The Incomprehensibility Prize, given to the author who best succeeds in separating word and meaning, is now offering a subsidiary award: the Incomprehensible Catalogue Prize. The first entries come from the Literarure & Culture section of a recent OUP (US) catalogue. Here, it is not the author of the book who carries off the trophy but the writer of the catalogue copy. _Fictions of Autonomy_ by Andrew Goldstone is a likely front-runner:

Disputing the prevailing skepticism about autonomy, Goldtone shows that the pursuit of relative independence within society is modernism’s distinctive way of relating to its contexts … Drawing on Bourdieu’s sociology, formalist reading, and historical contextualization, this book demonstrates the importance of autonomy to modernist themes as varied as domestic service, artistic aging, expat life, and non-referentiality.​

A second entrant from the same catalogue is _Structures of Appearing_, a study of allegory, by Brenda Machosky.
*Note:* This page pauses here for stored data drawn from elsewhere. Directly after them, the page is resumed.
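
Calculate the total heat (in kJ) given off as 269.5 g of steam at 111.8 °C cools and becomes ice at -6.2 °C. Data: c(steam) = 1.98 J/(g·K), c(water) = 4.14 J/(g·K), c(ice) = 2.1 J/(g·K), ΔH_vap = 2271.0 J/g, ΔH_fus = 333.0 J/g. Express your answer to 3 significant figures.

q1 (cool steam 111.8→100 °C): 269.5 × 1.98 × 11.8 = 6297 J
q2 (condense at 100 °C): 269.5 × 2271.0 = 612035 J
q3 (cool water 100→0 °C): 269.5 × 4.14 × 100.0 = 111573 J
q4 (freeze at 0 °C): 269.5 × 333.0 = 89744 J
q5 (cool ice 0→-6.2 °C): 269.5 × 2.1 × 6.2 = 3509 J
Total: 6297 + 612035 + 111573 + 89744 + 3509 = 823158 J = 823 kJ

q = 823 kJ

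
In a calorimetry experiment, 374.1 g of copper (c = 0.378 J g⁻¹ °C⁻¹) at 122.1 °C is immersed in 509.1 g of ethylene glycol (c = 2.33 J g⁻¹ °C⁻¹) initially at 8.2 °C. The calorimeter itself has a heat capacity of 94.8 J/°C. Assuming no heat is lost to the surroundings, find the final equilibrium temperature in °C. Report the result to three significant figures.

T_f = 19.5 °C

Heat lost by copper = heat gained by ethylene glycol + calorimeter.
(374.1)(0.378)(122.1 − T) = [(509.1)(2.33) + 94.8](T − 8.2)
141.4098 (122.1 − T) = 1281.003 (T − 8.2)
17266 − 141.4098 T = 1281.003 T − 10504
27770 = 1422.4128 T
T = 19.52 °C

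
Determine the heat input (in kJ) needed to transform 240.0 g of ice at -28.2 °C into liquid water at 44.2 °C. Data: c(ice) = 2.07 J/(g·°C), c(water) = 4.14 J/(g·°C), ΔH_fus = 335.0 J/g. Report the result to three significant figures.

q1 (heat ice -28.2→0.0 °C): 240.0 × 2.07 × 28.2 = 14010 J
q2 (melt at 0 °C): 240.0 × 335.0 = 80400 J
q3 (heat water 0.0→44.2 °C): 240.0 × 4.14 × 44.2 = 43917 J
Total: 14010 + 80400 + 43917 = 138327 J = 138 kJ

q = 138 kJ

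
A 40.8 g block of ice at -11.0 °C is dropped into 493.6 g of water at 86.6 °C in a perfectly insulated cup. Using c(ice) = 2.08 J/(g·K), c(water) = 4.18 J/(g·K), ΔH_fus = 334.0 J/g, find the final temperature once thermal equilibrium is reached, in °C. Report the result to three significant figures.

T_f = 73.5 °C

Heat to bring ice to 0 °C and melt it: q₁ = 40.8×2.08×11.0 + 40.8×334.0 = 14561 J
Heat the water can supply cooling to 0 °C: 493.6×4.18×86.6 = 178677 J > q₁, so all ice melts.
Energy balance: 493.6×4.18×(86.6 − T) = 14561 + 40.8×4.18×(T − 0)
2063.248(86.6 − T) = 14561 + 170.544 T
178677 − 14561 = 2233.792 T
T = 164116 / 2233.792 = 73.47 °C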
The author

argues that allegory itself must appear allegorically and thus cannot be forced into a logos-centered metaphysical system. She … argues that the allegorical image is not a likeness to anything, not a subjective reflection, but an absolute otherness that becomes accessible by virtue of its unique structure.​

Before dashing out to buy either or both of these books, first cast your vote.

TLS, 17 Μαΐου 2013


----------